We addressed this click-counting obsession at an AICPA podcast a few weeks ago and several panelists agreed that superficial McMetrics such as clicks are long on statistics and short on actionable intelligence. Remember when Web sites used to brag about their number of “hits”?
Doubleclick, Leveraged Logic, AICPA Custom Media Solutions and other market researchers have studies showing that more than half of those who take action as a result of being exposed to a banner ad, tend to do so without actually clicking on the banner ad. Next month we’ll look deeper into this “view through” phenomenon.
“I think clicks are the metric that’s simplest to understand, and therefore most marketers have fixated on that metric first, where it’s not always the best measure, certainly of things like brand effectiveness,” noted Doubleclick’s Rick Bruner.
The Web has changed everything and it’s changed nothing
As marketing and strategy consultant, Rick Telberg, noted during our podcast, marketing is still about the essentials. It’s still about the right product at the right price point with the right promotion at the right time.
“What the Web has done is broken down the buying process into a stepped process and added another step, a very useful step for buyers.
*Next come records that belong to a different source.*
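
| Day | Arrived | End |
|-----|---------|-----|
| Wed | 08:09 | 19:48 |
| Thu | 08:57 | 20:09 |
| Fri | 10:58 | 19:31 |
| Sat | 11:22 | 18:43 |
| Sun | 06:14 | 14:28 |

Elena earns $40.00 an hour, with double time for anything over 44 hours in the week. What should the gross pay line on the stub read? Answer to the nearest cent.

$1998.67

Wed: 08:09–19:48 = 11 h 39 min
Thu: 08:57–20:09 = 11 h 12 min
Fri: 10:58–19:31 = 8 h 33 min
Sat: 11:22–18:43 = 7 h 21 min
Sun: 06:14–14:28 = 8 h 14 min
Total worked: 46 h 59 min = 2819 min.
Regular 44 h 0 min = 2640 min at $40.00/h; overtime 2 h 59 min = 179 min at $80.00/h.
Pay = (2640 × $40.00 + 179 × $80.00) ÷ 60 = $1998.67.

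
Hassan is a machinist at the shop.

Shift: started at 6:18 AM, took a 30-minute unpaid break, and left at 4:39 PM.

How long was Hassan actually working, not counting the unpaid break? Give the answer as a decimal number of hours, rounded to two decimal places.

Shift: 6:18 AM–4:39 PM = 10 h 21 min; less 30 min break → 9 h 51 min

9.85 hours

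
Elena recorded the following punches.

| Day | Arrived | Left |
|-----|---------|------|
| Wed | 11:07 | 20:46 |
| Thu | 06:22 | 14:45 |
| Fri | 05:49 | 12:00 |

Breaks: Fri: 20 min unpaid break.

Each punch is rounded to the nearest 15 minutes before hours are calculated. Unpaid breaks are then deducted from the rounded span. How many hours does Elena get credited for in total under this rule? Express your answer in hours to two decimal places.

24.17 hours

Wed: in 11:07→11:00, out 20:46→20:45; 9 h 45 min
Thu: in 06:22→06:15, out 14:45→14:45; 8 h 30 min
Fri: in 05:49→05:45, out 12:00→12:00; 6 h 15 min − 20 min = 5 h 55 min
Total credited: 24 h 10 min.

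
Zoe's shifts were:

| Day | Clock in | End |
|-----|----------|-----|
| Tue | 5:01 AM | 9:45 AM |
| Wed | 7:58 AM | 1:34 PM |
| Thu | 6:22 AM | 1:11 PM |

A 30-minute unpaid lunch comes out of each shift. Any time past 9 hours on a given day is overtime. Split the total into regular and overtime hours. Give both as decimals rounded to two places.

Tue: 5:01 AM–9:45 AM = 4 h 44 min; less 30 min break → 4 h 14 min
Wed: 7:58 AM–1:34 PM = 5 h 36 min; less 30 min break → 5 h 6 min
Thu: 6:22 AM–1:11 PM = 6 h 49 min; less 30 min break → 6 h 19 min
Tue reg 4 h 14 min / OT 0 h 0 min; Wed reg 5 h 6 min / OT 0 h 0 min; Thu reg 6 h 19 min / OT 0 h 0 min.
Totals: regular 15 h 39 min, overtime 0 h 0 min.

Regular 15.65 hours, overtime 0.00 hours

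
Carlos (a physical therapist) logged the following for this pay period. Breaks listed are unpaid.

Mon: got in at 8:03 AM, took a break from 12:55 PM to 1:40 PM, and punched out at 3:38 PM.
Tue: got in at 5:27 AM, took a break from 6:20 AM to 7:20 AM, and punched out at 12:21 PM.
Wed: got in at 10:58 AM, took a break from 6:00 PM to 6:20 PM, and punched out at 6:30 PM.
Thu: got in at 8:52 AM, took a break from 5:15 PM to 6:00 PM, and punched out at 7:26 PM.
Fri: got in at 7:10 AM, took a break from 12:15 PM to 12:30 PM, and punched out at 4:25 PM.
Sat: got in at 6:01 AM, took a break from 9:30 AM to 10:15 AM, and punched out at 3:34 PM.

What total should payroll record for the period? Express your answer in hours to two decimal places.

47.55 hours

Mon: 8:03 AM–3:38 PM = 7 h 35 min; less 45 min break → 6 h 50 min
Tue: 5:27 AM–12:21 PM = 6 h 54 min; less 60 min break → 5 h 54 min
Wed: 10:58 AM–6:30 PM = 7 h 32 min; less 20 min break → 7 h 12 min
Thu: 8:52 AM–7:26 PM = 10 h 34 min; less 45 min break → 9 h 49 min
Fri: 7:10 AM–4:25 PM = 9 h 15 min; less 15 min break → 9 h 0 min
Sat: 6:01 AM–3:34 PM = 9 h 33 min; less 45 min break → 8 h 48 min
Total: 6 h 50 min + 5 h 54 min + 7 h 12 min + 9 h 49 min + 9 h 0 min + 8 h 48 min = 47 h 33 min.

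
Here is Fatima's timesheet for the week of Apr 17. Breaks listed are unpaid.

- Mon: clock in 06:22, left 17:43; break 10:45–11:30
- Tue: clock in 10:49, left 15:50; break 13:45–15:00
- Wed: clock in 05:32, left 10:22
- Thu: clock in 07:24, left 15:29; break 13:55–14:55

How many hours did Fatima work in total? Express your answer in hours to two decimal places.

Mon: 06:22–17:43 = 11 h 21 min; less 45 min break → 10 h 36 min
Tue: 10:49–15:50 = 5 h 1 min; less 75 min break → 3 h 46 min
Wed: 05:32–10:22 = 4 h 50 min
Thu: 07:24–15:29 = 8 h 5 min; less 60 min break → 7 h 5 min
Total: 10 h 36 min + 3 h 46 min + 4 h 50 min + 7 h 5 min = 26 h 17 min.

26.28 hours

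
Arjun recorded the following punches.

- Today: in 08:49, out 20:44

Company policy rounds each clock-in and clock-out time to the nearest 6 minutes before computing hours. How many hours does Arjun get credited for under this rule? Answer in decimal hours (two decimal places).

Today: in 08:49→08:48, out 20:44→20:42; 11 h 54 min

11.90 hours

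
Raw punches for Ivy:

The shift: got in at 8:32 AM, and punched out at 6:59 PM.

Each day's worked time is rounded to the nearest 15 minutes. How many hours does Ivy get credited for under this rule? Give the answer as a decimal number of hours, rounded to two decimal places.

The shift: 8:32 AM–6:59 PM = 10 h 27 min → rounds to 10 h 30 min

10.50 hours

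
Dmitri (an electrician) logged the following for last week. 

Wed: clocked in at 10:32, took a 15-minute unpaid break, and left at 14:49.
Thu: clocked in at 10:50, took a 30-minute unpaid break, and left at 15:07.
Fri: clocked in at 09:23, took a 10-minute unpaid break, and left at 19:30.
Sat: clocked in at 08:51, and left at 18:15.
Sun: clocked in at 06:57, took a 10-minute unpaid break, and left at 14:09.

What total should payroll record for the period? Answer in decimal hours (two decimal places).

34.20 hours

Wed: 10:32–14:49 = 4 h 17 min; less 15 min break → 4 h 2 min
Thu: 10:50–15:07 = 4 h 17 min; less 30 min break → 3 h 47 min
Fri: 09:23–19:30 = 10 h 7 min; less 10 min break → 9 h 57 min
Sat: 08:51–18:15 = 9 h 24 min
Sun: 06:57–14:09 = 7 h 12 min; less 10 min break → 7 h 2 min
Total: 4 h 2 min + 3 h 47 min + 9 h 57 min + 9 h 24 min + 7 h 2 min = 34 h 12 min.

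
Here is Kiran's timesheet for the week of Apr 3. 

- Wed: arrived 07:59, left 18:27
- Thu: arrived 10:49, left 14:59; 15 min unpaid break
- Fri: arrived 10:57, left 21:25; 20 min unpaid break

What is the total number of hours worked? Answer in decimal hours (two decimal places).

24.52 hours

Wed: 07:59–18:27 = 10 h 28 min
Thu: 10:49–14:59 = 4 h 10 min; less 15 min break → 3 h 55 min
Fri: 10:57–21:25 = 10 h 28 min; less 20 min break → 10 h 8 min
Total: 10 h 28 min + 3 h 55 min + 10 h 8 min = 24 h 31 min.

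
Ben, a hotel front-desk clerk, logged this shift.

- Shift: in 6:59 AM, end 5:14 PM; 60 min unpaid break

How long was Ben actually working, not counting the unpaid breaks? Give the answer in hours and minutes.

9 h 15 min

Shift: 6:59 AM–5:14 PM = 10 h 15 min; less 60 min break → 9 h 15 min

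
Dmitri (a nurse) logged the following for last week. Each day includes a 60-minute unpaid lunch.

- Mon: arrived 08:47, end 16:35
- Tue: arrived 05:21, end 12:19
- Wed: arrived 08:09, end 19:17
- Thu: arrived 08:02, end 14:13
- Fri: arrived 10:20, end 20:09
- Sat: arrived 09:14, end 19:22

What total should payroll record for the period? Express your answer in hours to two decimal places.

Mon: 08:47–16:35 = 7 h 48 min; less 60 min break → 6 h 48 min
Tue: 05:21–12:19 = 6 h 58 min; less 60 min break → 5 h 58 min
Wed: 08:09–19:17 = 11 h 8 min; less 60 min break → 10 h 8 min
Thu: 08:02–14:13 = 6 h 11 min; less 60 min break → 5 h 11 min
Fri: 10:20–20:09 = 9 h 49 min; less 60 min break → 8 h 49 min
Sat: 09:14–19:22 = 10 h 8 min; less 60 min break → 9 h 8 min
Total: 6 h 48 min + 5 h 58 min + 10 h 8 min + 5 h 11 min + 8 h 49 min + 9 h 8 min = 46 h 2 min.

46.03 hours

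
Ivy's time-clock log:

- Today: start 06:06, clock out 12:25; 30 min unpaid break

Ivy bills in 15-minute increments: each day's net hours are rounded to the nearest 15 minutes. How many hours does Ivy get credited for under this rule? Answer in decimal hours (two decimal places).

Today: 06:06–12:25 = 6 h 19 min − 30 min = 5 h 49 min → rounds to 5 h 45 min

5.75 hours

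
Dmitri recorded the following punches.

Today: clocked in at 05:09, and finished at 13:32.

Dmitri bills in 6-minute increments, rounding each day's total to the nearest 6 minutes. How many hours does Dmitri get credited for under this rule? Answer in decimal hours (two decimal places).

8.40 hours

Today: 05:09–13:32 = 8 h 23 min → rounds to 8 h 24 min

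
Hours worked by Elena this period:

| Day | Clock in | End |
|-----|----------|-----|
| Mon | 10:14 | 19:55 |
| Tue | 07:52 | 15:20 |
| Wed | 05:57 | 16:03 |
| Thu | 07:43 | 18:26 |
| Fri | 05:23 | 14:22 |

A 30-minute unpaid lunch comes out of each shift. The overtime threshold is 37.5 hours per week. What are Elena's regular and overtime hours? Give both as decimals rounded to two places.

Regular 37.50 hours, overtime 6.95 hours

Mon: 10:14–19:55 = 9 h 41 min; less 30 min break → 9 h 11 min
Tue: 07:52–15:20 = 7 h 28 min; less 30 min break → 6 h 58 min
Wed: 05:57–16:03 = 10 h 6 min; less 30 min break → 9 h 36 min
Thu: 07:43–18:26 = 10 h 43 min; less 30 min break → 10 h 13 min
Fri: 05:23–14:22 = 8 h 59 min; less 30 min break → 8 h 29 min
Total worked: 44 h 27 min = 44.45 h.
Threshold 37.5 h → overtime 6 h 57 min, regular 37 h 30 min.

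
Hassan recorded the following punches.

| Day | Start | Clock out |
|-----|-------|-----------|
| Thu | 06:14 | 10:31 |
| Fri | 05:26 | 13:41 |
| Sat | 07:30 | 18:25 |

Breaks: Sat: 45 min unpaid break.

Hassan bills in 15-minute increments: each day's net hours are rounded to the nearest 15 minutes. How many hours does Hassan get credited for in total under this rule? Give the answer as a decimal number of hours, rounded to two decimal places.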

The Web is now the place where people go to validate a brand; to see it, once they hear about it, and learn about it for the first time and then return to it and do comparative shopping.”
Prospects may or may not ultimately buy from the Web, but they will do most of their learning at the earliest stages on the Web, and this is something that smart marketers are learning how to leverage.
So, let’s get 2007 started already. You’ve invested your dollars wisely. Test everything. Make frequent adjustments and keep experimenting till you get it right. Your AICPA account executive is always ready to help.
I’d love to continue ranting, but I’m already late. The Procrastinators Club is having its annual Halloween Ball tonight.